Proposals are expected to address all of the following:

  • Develop a collective community investment or ownership model that involves diverse community stakeholders, including marginalised groups or those in a vulnerable situation, in the co-creation and revitalisation of neighbourhoods in line with the New European Bauhaus by focusing on one of the following options:
    • Option A: A community equity investment model that offers community stakeholders the ability to acquire shares in local cooperative and community-based commercial or service-oriented assets to profit from and participate in their further development without necessarily working there.
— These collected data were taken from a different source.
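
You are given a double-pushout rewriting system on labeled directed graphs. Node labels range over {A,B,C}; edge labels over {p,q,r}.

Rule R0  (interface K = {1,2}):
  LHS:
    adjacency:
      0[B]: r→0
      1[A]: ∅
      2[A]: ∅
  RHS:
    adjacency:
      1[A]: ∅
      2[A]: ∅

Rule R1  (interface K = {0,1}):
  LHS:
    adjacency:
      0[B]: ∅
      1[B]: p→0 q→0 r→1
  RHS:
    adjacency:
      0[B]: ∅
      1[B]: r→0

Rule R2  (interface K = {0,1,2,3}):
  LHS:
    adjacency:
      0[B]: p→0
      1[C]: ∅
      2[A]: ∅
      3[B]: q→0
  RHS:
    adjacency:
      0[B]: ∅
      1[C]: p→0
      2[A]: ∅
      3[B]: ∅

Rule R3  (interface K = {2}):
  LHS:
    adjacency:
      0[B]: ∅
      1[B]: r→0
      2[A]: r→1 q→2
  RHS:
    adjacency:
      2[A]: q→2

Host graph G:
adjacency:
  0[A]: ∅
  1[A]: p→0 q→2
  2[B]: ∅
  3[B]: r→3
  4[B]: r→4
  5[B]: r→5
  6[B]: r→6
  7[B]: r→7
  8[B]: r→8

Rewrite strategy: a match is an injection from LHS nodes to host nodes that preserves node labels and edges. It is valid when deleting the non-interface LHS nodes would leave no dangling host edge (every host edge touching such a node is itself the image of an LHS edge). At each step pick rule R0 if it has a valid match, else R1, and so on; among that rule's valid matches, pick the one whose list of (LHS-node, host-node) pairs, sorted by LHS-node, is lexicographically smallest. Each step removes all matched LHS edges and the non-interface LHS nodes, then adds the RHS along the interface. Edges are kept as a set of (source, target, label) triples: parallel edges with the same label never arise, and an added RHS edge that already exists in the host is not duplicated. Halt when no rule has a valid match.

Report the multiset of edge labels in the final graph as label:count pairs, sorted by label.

[0] host  ⇒  9 nodes, 8 edges  {1-p->0 1-q->2 3-r->3 4-r->4 5-r->5 6-r->6 7-r->7 8-r->8}
[1] R0 @ {0↦3, 1↦0, 2↦1}  ⇒  8 nodes, 7 edges  {1-p->0 1-q->2 4-r->4 5-r->5 6-r->6 7-r->7 8-r->8}
[2] R0 @ {0↦4, 1↦0, 2↦1}  ⇒  7 nodes, 6 edges  {1-p->0 1-q->2 5-r->5 6-r->6 7-r->7 8-r->8}
[3] R0 @ {0↦5, 1↦0, 2↦1}  ⇒  6 nodes, 5 edges  {1-p->0 1-q->2 6-r->6 7-r->7 8-r->8}
[4] R0 @ {0↦6, 1↦0, 2↦1}  ⇒  5 nodes, 4 edges  {1-p->0 1-q->2 7-r->7 8-r->8}
[5] R0 @ {0↦7, 1↦0, 2↦1}  ⇒  4 nodes, 3 edges  {1-p->0 1-q->2 8-r->8}
[6] R0 @ {0↦8, 1↦0, 2↦1}  ⇒  3 nodes, 2 edges  {1-p->0 1-q->2}
final graph: no rule applies after step 6
NF edges: [(1, 0, 'p'), (1, 2, 'q')]

Answer: p:1 q:1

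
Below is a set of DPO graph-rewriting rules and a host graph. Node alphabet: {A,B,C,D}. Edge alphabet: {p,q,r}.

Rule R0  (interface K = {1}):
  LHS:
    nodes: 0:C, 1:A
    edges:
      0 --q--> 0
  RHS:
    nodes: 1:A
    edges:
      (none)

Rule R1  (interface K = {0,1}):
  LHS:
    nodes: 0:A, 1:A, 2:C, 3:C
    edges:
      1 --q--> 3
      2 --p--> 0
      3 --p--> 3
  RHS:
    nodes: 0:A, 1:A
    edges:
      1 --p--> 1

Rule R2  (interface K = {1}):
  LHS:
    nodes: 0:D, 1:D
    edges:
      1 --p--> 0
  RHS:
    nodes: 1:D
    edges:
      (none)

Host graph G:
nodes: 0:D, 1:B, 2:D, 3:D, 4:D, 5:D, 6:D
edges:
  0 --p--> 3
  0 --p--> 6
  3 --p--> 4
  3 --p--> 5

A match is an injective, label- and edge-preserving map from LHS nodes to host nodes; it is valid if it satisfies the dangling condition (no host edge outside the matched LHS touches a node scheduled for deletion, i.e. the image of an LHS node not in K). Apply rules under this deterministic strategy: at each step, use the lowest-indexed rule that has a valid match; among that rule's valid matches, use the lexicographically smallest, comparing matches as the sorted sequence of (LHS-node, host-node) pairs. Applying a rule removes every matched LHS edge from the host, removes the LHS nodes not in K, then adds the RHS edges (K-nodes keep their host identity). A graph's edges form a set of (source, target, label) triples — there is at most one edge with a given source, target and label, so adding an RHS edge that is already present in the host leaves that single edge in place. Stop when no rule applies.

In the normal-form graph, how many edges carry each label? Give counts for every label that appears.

Answer: (no edges)

Rewrite trace:
start.  V:7 E:4  edges: 0-p->3 0-p->6 3-p->4 3-p->5
1. fire R2 via {0↦4, 1↦3}  →  V:6 E:3  edges: 0-p->3 0-p->6 3-p->5
2. fire R2 via {0↦5, 1↦3}  →  V:5 E:2  edges: 0-p->3 0-p->6
3. fire R2 via {0↦3, 1↦0}  →  V:4 E:1  edges: 0-p->6
4. fire R2 via {0↦6, 1↦0}  →  V:3 E:0  edges: ∅
halt: no rule applies after step 4
NF edges: []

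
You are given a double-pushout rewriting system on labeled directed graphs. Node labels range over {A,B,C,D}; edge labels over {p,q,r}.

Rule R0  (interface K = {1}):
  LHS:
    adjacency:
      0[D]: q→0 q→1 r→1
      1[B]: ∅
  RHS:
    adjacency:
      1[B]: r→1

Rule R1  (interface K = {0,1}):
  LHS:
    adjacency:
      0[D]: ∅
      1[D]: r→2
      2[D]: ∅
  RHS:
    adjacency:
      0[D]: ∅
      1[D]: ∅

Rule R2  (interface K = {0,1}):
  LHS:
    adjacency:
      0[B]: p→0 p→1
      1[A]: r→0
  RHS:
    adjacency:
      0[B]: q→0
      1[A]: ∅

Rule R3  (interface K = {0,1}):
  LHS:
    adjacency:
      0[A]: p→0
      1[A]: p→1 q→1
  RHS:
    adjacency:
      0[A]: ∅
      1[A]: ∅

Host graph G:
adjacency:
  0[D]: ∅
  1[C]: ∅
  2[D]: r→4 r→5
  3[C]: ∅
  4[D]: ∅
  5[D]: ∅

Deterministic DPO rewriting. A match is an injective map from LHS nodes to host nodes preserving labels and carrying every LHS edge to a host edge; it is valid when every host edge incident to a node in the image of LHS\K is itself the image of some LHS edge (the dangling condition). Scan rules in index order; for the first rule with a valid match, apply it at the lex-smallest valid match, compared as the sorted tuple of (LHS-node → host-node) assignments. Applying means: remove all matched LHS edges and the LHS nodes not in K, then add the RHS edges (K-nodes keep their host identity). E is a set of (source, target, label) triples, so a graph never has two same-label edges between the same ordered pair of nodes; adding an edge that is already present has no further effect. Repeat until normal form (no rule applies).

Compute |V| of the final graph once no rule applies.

Answer: 4

Derivation:
[0] host  ⇒  6 nodes, 2 edges  {2-r->4 2-r->5}
[1] R1 @ {0↦0, 1↦2, 2↦4}  ⇒  5 nodes, 1 edges  {2-r->5}
[2] R1 @ {0↦0, 1↦2, 2↦5}  ⇒  4 nodes, 0 edges  {∅}
halt: no rule applies after step 2
NF nodes: {0:D, 1:C, 2:D, 3:C}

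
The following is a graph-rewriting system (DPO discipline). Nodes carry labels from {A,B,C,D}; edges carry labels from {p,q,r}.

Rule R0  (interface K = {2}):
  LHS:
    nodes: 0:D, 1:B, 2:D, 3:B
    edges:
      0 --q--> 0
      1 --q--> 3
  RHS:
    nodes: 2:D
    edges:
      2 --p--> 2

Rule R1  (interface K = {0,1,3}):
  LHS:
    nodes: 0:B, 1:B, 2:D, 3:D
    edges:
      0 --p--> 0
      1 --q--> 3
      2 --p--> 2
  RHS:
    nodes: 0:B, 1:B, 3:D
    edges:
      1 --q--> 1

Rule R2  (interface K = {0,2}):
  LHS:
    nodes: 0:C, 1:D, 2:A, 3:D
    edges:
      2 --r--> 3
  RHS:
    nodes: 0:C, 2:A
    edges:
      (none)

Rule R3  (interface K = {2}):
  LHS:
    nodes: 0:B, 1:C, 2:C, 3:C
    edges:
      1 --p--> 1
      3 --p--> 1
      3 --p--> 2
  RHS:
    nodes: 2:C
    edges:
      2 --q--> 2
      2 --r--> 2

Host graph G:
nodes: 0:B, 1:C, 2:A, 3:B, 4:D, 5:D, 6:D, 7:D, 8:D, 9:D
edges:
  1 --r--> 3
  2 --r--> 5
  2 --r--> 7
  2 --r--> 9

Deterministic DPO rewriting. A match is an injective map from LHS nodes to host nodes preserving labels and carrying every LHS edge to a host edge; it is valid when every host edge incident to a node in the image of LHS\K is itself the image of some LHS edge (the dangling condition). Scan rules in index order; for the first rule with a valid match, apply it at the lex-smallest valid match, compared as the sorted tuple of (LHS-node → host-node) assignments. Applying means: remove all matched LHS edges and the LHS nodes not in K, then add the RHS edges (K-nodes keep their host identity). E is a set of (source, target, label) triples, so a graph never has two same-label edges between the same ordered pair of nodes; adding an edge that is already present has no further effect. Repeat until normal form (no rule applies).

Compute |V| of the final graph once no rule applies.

Answer: 4

Derivation:
[0] host  ⇒  10 nodes, 4 edges  {1-r->3 2-r->5 2-r->7 2-r->9}
[1] R2 @ {0↦1, 1↦4, 2↦2, 3↦5}  ⇒  8 nodes, 3 edges  {1-r->3 2-r->7 2-r->9}
[2] R2 @ {0↦1, 1↦6, 2↦2, 3↦7}  ⇒  6 nodes, 2 edges  {1-r->3 2-r->9}
[3] R2 @ {0↦1, 1↦8, 2↦2, 3↦9}  ⇒  4 nodes, 1 edges  {1-r->3}
halt: no rule applies after step 3
NF nodes: {0:B, 1:C, 2:A, 3:B}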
    • Option B: An occupant equity model through which community stakeholders build equity via their occupancy and participation in the development of a local cooperative and community-based housing or mixed-use[[ Mixed-used assets refer to assets that combine different functions, e.g. housing, community services, etc.]] asset where they typically live or work.
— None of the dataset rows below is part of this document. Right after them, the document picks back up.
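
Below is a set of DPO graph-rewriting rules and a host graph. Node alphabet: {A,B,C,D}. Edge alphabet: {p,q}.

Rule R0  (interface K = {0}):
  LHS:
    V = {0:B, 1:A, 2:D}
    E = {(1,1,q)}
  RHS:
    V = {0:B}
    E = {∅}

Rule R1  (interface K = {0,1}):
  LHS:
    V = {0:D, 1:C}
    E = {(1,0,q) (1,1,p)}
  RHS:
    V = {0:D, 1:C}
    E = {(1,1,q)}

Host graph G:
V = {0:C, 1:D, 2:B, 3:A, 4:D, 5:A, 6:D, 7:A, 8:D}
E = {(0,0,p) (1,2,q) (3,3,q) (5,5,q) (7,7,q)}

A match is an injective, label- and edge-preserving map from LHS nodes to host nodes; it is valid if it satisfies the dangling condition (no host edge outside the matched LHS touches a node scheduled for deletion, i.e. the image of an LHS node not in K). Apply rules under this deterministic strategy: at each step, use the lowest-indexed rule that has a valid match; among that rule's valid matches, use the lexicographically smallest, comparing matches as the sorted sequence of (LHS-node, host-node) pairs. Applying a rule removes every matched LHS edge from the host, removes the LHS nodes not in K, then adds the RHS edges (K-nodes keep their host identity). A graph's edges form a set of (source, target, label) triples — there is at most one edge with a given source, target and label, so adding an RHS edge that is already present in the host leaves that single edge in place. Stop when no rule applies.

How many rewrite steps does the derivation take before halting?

Answer: 3

Rewrite trace:
initial: |V|=9 |E|=5  E = 0-p->0 1-q->2 3-q->3 5-q->5 7-q->7
step 1: apply R0 at {0↦2, 1↦3, 2↦4}  → |V|=7 |E|=4  E = 0-p->0 1-q->2 5-q->5 7-q->7
step 2: apply R0 at {0↦2, 1↦5, 2↦6}  → |V|=5 |E|=3  E = 0-p->0 1-q->2 7-q->7
step 3: apply R0 at {0↦2, 1↦7, 2↦8}  → |V|=3 |E|=2  E = 0-p->0 1-q->2
halt: no rule applies after step 3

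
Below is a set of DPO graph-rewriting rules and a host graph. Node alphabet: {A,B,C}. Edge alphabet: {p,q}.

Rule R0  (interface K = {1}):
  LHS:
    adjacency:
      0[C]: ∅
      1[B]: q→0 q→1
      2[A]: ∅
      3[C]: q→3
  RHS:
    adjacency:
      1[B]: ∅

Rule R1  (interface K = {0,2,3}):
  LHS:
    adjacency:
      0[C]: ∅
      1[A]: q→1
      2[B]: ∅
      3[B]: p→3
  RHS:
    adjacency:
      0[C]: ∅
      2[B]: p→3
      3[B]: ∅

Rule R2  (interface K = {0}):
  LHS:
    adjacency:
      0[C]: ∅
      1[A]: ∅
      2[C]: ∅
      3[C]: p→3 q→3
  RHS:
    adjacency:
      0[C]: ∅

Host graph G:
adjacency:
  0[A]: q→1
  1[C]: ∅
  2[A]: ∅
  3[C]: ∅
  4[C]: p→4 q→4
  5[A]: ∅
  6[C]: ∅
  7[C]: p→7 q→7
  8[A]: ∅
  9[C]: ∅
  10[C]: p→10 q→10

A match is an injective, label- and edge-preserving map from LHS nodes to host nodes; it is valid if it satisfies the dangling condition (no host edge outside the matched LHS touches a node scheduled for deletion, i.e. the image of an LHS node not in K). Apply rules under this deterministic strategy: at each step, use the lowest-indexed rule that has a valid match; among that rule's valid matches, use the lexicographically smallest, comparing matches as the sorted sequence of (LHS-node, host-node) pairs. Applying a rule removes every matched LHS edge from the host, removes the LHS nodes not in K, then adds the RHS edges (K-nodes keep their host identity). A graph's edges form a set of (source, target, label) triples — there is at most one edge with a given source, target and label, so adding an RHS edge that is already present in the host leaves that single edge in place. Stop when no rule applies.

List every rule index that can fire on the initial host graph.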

  • Develop and validate the model in at least three neighbourhoods in different Member States and/or Associated Countries.
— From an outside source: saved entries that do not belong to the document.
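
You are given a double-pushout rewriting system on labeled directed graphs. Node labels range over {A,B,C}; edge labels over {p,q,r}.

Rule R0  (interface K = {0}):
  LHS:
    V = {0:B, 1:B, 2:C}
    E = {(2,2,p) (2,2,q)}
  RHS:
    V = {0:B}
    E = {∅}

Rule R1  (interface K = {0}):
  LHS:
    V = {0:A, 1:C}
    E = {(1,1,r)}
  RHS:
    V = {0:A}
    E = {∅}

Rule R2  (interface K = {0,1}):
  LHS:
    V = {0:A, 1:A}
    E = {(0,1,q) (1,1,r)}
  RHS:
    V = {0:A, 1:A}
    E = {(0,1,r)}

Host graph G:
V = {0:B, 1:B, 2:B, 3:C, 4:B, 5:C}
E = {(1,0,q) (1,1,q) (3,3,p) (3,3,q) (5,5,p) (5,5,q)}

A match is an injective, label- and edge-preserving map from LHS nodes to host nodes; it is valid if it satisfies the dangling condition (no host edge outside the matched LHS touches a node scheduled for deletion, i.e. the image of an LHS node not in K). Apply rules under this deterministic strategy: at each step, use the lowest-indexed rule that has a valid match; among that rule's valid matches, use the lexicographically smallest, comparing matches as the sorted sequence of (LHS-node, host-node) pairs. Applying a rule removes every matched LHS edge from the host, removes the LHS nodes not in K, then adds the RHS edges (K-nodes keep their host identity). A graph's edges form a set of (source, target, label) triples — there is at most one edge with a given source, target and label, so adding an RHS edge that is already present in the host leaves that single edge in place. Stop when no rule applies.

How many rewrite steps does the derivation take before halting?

Answer: 2

Rewrite trace:
start.  V:6 E:6  edges: 1-q->0 1-q->1 3-p->3 3-q->3 5-p->5 5-q->5
1. fire R0 via {0↦0, 1↦2, 2↦3}  →  V:4 E:4  edges: 1-q->0 1-q->1 5-p->5 5-q->5
2. fire R0 via {0↦0, 1↦4, 2↦5}  →  V:2 E:2  edges: 1-q->0 1-q->1
normal form: no rule applies after step 2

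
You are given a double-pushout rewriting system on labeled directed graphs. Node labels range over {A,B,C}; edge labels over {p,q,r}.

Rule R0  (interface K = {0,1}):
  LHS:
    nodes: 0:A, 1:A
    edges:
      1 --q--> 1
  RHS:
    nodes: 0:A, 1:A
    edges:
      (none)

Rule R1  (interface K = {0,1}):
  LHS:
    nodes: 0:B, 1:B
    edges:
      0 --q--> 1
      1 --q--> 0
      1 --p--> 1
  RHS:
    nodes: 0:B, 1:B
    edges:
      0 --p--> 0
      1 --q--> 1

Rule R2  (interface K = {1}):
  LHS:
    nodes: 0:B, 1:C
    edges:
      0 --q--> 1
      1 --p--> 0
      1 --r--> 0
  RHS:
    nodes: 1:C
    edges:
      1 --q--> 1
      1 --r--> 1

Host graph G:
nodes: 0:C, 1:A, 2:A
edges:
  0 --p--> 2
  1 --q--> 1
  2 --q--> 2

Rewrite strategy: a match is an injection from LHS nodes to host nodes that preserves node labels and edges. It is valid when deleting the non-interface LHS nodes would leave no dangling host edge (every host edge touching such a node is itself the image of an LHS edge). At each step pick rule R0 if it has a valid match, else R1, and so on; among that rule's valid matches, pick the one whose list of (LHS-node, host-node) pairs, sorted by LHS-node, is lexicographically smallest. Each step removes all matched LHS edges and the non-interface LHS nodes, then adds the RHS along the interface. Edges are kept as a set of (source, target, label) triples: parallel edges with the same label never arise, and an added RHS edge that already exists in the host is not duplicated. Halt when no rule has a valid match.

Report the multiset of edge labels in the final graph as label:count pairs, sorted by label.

Answer: p:1

Derivation:
start.  V:3 E:3  edges: 0-p->2 1-q->1 2-q->2
1. fire R0 via {0↦1, 1↦2}  →  V:3 E:2  edges: 0-p->2 1-q->1
2. fire R0 via {0↦2, 1↦1}  →  V:3 E:1  edges: 0-p->2
normal form: no rule applies after step 2
NF edges: [(0, 2, 'p')]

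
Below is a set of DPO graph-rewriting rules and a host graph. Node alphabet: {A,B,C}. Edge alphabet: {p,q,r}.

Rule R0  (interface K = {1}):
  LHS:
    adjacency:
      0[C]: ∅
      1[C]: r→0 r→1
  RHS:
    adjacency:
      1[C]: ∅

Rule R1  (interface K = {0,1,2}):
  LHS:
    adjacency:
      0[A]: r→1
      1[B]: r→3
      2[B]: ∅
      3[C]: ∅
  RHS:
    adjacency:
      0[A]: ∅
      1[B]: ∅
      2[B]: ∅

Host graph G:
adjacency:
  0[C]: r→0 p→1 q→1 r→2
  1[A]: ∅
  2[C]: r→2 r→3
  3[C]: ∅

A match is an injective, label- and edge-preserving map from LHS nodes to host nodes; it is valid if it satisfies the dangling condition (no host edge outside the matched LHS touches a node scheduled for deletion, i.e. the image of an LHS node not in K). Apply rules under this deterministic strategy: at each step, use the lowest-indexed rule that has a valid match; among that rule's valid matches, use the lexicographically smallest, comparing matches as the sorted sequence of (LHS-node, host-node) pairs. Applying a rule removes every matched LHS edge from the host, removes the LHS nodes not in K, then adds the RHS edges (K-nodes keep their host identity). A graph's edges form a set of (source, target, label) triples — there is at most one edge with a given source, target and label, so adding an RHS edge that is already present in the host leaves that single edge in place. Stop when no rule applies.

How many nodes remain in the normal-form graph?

start.  V:4 E:6  edges: 0-r->0 0-p->1 0-q->1 0-r->2 2-r->2 2-r->3
1. fire R0 via {0↦3, 1↦2}  →  V:3 E:4  edges: 0-r->0 0-p->1 0-q->1 0-r->2
2. fire R0 via {0↦2, 1↦0}  →  V:2 E:2  edges: 0-p->1 0-q->1
halt: no rule applies after step 2
NF nodes: {0:C, 1:A}

Answer: 2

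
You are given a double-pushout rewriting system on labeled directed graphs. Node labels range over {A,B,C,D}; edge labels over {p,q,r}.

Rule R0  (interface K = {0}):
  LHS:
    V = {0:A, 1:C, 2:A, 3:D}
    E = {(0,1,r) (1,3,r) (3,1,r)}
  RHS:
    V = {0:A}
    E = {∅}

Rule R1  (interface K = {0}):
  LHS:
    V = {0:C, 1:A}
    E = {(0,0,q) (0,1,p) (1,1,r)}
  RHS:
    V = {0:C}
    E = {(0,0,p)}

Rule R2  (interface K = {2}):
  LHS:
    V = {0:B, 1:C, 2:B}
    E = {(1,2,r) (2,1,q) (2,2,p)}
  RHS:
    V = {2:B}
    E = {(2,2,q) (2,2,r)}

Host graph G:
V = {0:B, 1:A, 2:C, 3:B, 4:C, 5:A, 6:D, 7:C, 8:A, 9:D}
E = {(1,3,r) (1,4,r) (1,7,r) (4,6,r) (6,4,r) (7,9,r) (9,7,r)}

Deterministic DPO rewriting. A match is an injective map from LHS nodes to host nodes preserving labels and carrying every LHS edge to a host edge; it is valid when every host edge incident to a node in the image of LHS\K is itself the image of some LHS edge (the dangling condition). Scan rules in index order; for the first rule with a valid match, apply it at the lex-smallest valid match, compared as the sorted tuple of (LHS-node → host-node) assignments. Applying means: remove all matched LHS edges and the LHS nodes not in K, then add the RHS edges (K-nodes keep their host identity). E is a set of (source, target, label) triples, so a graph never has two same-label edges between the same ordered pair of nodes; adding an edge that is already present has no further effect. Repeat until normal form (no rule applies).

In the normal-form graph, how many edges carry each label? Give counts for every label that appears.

Answer: r:1

Derivation:
initial: |V|=10 |E|=7  E = 1-r->3 1-r->4 1-r->7 4-r->6 6-r->4 7-r->9 9-r->7
step 1: apply R0 at {0↦1, 1↦4, 2↦5, 3↦6}  → |V|=7 |E|=4  E = 1-r->3 1-r->7 7-r->9 9-r->7
step 2: apply R0 at {0↦1, 1↦7, 2↦8, 3↦9}  → |V|=4 |E|=1  E = 1-r->3
normal form: no rule applies after step 2
NF edges: [(1, 3, 'r')]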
  • Assess the socioeconomic and environmental impacts of the model on the targeted neighbourhood(s) and their surrounding environment, including long-term affordability, accessibility, and local community and public interest outcomes.
  • Identify potential systemic challenges to the uptake of the model and formulate solutions to overcome them. This should include considerations of the influence of local capital and real estate market dynamics, and the long-term financial viability of the developed model[[ European Commission, ’NEB Investment Guidelines’, New European Bauhaus, accessed 5 August 2025, https://new-european-bauhaus.europa.eu/tools-and-resources/neb-investment-guidelines_en .Sections of particular relevance for applicants to consider include: 1. Introduction; 2. Mapping the NEB; 4.4 Project risks; 5. Making the NEB case; and 6. Conclusions.]].
  • Consider and leverage existing relevant investment and ownership regulations and legal aspects at the local, regional, and national levels.
  • Provide recommendations to scale up and adapt the model in different local and cultural contexts.

Proposals are expected to follow a participatory[[ See definition in the Glossary section of the NEB part of the HE WP26-27.]] and transdisciplinary[[ See definition in the Glossary section of the NEB part of the HE WP26-27.]] approach through the integration of different actors and disciplines.

This topic requires the effective contribution of social sciences and humanities (SSH)[[ See definition in the Glossary section of the NEB part of the HE WP26-27.]] disciplines and the involvement of SSH experts, institutions, as well as the inclusion of relevant SSH expertise, in order to produce meaningful and significant effects enhancing the societal impact of the related research activities.

Proposals are expected to allocate at least 0.8% of their budget for engaging with the Horizon Europe-funded 'New European Bauhaus hub for results and impact' to share their intermediate and final results, findings and learnings, as well as to contribute to impact assessment.